Not all those have led to big job losses. Arrow, for instance, still employs more than 500 people here after moving its headquarters to Denver in 2011.
Yet jobs are not the only measure of loss, said Kevin Law, president of the Long Island Association. When a headquarters leaves, top executives follow -- leaving them less likely to volunteer at local nonprofits. And, Law said, once an office loses its "headquarters" status, it becomes dispensable.
"When the CEO lives here on the Island, you feel secure that the company is anchored here. That changes if they leave," said Law, who has urged state officials to offer CA incentives to stay in Islandia.
For its part, CA says it remains committed to Long Island.
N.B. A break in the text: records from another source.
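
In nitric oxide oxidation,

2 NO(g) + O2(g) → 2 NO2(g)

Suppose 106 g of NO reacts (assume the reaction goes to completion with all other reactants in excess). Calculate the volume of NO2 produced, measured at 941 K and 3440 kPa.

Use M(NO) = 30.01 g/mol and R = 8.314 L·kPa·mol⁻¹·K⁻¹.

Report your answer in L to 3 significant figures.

n(NO) = 106.0 / 30.01 = 3.532 mol
n(NO2) = (2/2) × 3.532 = 3.532 mol
V = nRT/P = 3.532 × 8.314 × 941 / 3440 = 8.033 L

8.03 L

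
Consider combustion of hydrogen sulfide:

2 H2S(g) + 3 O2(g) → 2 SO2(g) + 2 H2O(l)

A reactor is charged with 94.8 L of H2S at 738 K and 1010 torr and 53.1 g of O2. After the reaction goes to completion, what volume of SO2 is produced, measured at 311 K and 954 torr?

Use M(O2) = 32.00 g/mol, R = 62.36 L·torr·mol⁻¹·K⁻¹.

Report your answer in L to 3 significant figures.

n(H2S) = PV/RT = (1010 × 94.8) / (62.36 × 738) = 2.080 mol
n(O2) = 53.1 / 32.00 = 1.659 mol
For 2.080 mol H2S, stoichiometry requires (3/2) × 2.080 = 3.120 mol O2; 1.659 mol is available, so O2 is limiting.
n(SO2) = (2/3) × 1.659 = 1.106 mol
V(SO2) = nRT/P = 1.106 × 62.36 × 311 / 954 = 22.48 L

22.5 L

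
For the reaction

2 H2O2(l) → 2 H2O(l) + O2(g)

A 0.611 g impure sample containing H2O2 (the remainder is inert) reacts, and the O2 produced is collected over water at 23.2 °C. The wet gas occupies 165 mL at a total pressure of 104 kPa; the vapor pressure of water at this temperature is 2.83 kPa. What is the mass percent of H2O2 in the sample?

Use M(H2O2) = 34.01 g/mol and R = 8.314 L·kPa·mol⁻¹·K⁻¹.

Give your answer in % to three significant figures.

P(O2) = 104 − 2.83 = 101.2 kPa
n(O2) = PV/RT = (101.2 × 0.1650) / (8.314 × 296.35) = 0.006777 mol
n(H2O2) = (2/1) × 0.006777 = 0.01355 mol
m(H2O2) = 0.01355 × 34.01 = 0.4608 g
%H2O2 = 0.4608 / 0.611 × 100 = 75.42%

75.4 %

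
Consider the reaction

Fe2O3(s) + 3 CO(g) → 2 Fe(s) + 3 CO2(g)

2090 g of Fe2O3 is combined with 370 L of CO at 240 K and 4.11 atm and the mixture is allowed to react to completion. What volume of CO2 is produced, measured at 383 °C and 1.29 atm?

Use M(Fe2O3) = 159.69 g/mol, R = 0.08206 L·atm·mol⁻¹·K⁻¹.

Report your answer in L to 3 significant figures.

1640 L

n(Fe2O3) = 2090 / 159.69 = 13.09 mol
n(CO) = PV/RT = (4.11 × 370) / (0.08206 × 240) = 77.21 mol
For 13.09 mol Fe2O3, stoichiometry requires (3/1) × 13.09 = 39.27 mol CO; 77.21 mol is available, so Fe2O3 is limiting.
n(CO2) = (3/1) × 13.09 = 39.27 mol
V(CO2) = nRT/P = 39.27 × 0.08206 × 656.15 / 1.29 = 1639 L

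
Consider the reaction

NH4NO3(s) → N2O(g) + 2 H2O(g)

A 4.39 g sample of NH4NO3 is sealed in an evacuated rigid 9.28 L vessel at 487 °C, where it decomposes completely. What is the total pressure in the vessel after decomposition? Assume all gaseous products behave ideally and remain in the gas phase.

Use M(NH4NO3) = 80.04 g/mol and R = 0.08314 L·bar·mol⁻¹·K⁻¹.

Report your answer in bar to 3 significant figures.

n(NH4NO3) = 4.39 / 80.04 = 0.05485 mol
n(gas produced) = (3/1) × 0.05485 = 0.1646 mol
P = nRT/V = 0.1646 × 0.08314 × 760.15 / 9.28 = 1.121 bar

1.12 bar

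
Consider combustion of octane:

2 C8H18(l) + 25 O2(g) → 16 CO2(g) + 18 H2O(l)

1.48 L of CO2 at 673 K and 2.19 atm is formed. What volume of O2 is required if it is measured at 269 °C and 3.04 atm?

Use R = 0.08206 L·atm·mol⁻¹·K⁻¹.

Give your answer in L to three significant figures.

1.34 L

n(CO2) = PV/RT = (2.19 × 1.48) / (0.08206 × 673) = 0.05869 mol
n(O2) = (25/16) × 0.05869 = 0.09170 mol
V = nRT/P = 0.09170 × 0.08206 × 542.15 / 3.04 = 1.342 L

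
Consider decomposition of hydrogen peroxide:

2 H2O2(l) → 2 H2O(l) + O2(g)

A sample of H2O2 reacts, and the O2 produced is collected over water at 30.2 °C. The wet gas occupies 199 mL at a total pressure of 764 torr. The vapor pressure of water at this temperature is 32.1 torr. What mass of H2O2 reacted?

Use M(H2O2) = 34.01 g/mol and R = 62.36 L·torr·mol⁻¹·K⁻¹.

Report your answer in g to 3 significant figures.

P(O2) = 764 − 32.1 = 731.9 torr
n(O2) = PV/RT = (731.9 × 0.1990) / (62.36 × 303.35) = 0.007699 mol
n(H2O2) = (2/1) × 0.007699 = 0.01540 mol
m(H2O2) = 0.01540 × 34.01 = 0.5238 g

0.524 g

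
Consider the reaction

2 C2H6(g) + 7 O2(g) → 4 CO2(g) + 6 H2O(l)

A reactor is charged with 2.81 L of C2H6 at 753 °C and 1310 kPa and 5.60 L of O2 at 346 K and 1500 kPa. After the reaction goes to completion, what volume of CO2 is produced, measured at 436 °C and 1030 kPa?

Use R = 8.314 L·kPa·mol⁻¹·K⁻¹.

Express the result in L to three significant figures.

n(C2H6) = PV/RT = (1310 × 2.81) / (8.314 × 1026.15) = 0.4315 mol
n(O2) = PV/RT = (1500 × 5.60) / (8.314 × 346) = 2.920 mol
For 0.4315 mol C2H6, stoichiometry requires (7/2) × 0.4315 = 1.510 mol O2; 2.920 mol is available, so C2H6 is limiting.
n(CO2) = (4/2) × 0.4315 = 0.8630 mol
V(CO2) = nRT/P = 0.8630 × 8.314 × 709.15 / 1030 = 4.940 L

4.94 L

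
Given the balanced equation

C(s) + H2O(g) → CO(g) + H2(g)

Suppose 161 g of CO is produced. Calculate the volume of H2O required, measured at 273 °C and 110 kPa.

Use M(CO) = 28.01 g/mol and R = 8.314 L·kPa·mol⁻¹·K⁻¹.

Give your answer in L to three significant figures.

n(CO) = 161.0 / 28.01 = 5.748 mol
n(H2O) = (1/1) × 5.748 = 5.748 mol
V = nRT/P = 5.748 × 8.314 × 546.15 / 110 = 237.3 L

237 L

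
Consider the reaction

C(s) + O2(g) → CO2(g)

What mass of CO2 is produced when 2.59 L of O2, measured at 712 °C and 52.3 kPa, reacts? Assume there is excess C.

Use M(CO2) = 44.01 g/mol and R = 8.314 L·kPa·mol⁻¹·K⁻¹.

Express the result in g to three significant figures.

0.728 g

n(O2) = PV/RT = (52.3 × 2.59) / (8.314 × 985.15) = 0.01654 mol
n(CO2) = (1/1) × 0.01654 = 0.01654 mol
m(CO2) = 0.01654 × 44.01 = 0.7279 g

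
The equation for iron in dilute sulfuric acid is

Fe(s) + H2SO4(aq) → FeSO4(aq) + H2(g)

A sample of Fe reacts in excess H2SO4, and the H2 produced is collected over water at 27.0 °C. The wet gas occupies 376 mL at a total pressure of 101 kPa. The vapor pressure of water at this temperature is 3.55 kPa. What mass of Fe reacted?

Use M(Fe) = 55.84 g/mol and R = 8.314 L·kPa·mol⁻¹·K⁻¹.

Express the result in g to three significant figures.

0.820 g

P(H2) = 101 − 3.55 = 97.45 kPa
n(H2) = PV/RT = (97.45 × 0.3760) / (8.314 × 300.15) = 0.01468 mol
n(Fe) = (1/1) × 0.01468 = 0.01468 mol
m(Fe) = 0.01468 × 55.84 = 0.8197 g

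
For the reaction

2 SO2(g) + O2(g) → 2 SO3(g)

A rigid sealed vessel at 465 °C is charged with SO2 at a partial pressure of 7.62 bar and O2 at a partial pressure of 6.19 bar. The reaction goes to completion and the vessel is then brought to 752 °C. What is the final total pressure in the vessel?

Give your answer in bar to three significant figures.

With V and T fixed, P_i ∝ n_i, so the mole ratios apply directly to partial pressures at 465 °C.
P(O2) required for 7.62 bar of SO2 = (1/2) × 7.62 = 3.810 bar; available 6.19 bar, so SO2 is limiting.
P(O2) remaining = 6.19 − (1/2) × 7.62 = 2.380 bar
P(gaseous products) = (2)/2 × 7.62 = 7.620 bar
P_total at 465 °C = 2.380 + 7.620 = 10.00 bar
Scaling to 752 °C: P = 10.00 × 1025.15/738.15 = 13.89 bar

13.9 bar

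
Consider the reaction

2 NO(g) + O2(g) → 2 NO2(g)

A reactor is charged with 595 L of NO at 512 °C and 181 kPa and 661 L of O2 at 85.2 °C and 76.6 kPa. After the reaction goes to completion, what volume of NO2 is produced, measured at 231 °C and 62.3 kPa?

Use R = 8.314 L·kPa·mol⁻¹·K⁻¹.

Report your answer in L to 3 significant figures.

n(NO) = PV/RT = (181 × 595) / (8.314 × 785.15) = 16.50 mol
n(O2) = PV/RT = (76.6 × 661) / (8.314 × 358.35) = 16.99 mol
For 16.50 mol NO, stoichiometry requires (1/2) × 16.50 = 8.250 mol O2; 16.99 mol is available, so NO is limiting.
n(NO2) = (2/2) × 16.50 = 16.50 mol
V(NO2) = nRT/P = 16.50 × 8.314 × 504.15 / 62.3 = 1110 L

1110 L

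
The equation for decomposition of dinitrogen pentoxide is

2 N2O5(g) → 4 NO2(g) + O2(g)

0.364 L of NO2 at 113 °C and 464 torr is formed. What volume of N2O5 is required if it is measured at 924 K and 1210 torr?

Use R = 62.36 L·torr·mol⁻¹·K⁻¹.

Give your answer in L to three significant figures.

n(NO2) = PV/RT = (464 × 0.364) / (62.36 × 386.15) = 0.007014 mol
n(N2O5) = (2/4) × 0.007014 = 0.003507 mol
V = nRT/P = 0.003507 × 62.36 × 924 / 1210 = 0.1670 L

0.167 L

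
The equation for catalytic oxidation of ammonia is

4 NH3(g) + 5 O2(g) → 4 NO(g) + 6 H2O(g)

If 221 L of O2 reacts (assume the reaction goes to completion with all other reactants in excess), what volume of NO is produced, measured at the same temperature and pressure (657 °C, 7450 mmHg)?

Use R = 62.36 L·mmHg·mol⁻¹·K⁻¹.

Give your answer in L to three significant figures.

At constant T and P, gas volumes are in the mole ratio: V(NO) = (4/5) × 221 = 176.8 L

177 L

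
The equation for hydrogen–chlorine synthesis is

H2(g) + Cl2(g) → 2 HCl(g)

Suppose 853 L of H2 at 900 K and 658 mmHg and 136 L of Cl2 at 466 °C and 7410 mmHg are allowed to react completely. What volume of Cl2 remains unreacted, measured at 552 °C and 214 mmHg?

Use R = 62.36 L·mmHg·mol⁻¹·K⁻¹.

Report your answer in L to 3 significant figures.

2850 L

n(H2) = PV/RT = (658 × 853) / (62.36 × 900) = 10.00 mol
n(Cl2) = PV/RT = (7410 × 136) / (62.36 × 739.15) = 21.86 mol
For 10.00 mol H2, stoichiometry requires (1/1) × 10.00 = 10.00 mol Cl2; 21.86 mol is available, so H2 is limiting.
n(Cl2) consumed = (1/1) × 10.00 = 10.00 mol; remaining = 21.86 − 10.00 = 11.86 mol
V(Cl2) = nRT/P = 11.86 × 62.36 × 825.15 / 214 = 2852 L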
Islandia is a key research and development hub and CA's second-largest location, behind a 2,000-worker facility in Hyderabad, India.
News of the new headquarters wasn't entirely a surprise.
For years, local leaders have braced themselves for CA's departure. The company sold the Islandia property in 2006 but has continued to lease the space. Neither of the past two chief executives live on Long Island. And they both opted to work primarily in Manhattan, where CA has space for about 100 employees.
Now the move there is official.
LEAVING LI ROOTS
Other major changes among local companies disclosed this year:
Adecco, a global staffing company, is moving its North American headquarters from Melville to Jacksonville, Florida.
Sbarro LLC, a pizza chain, is leaving its Melville headquarters for Columbus, Ohio.
Aeroflex Holding Corp., the Plainview aerospace manufacturer, is being bought by a British company.
Bovie Medical Corp. has left its Melville headquarters for Westchester County.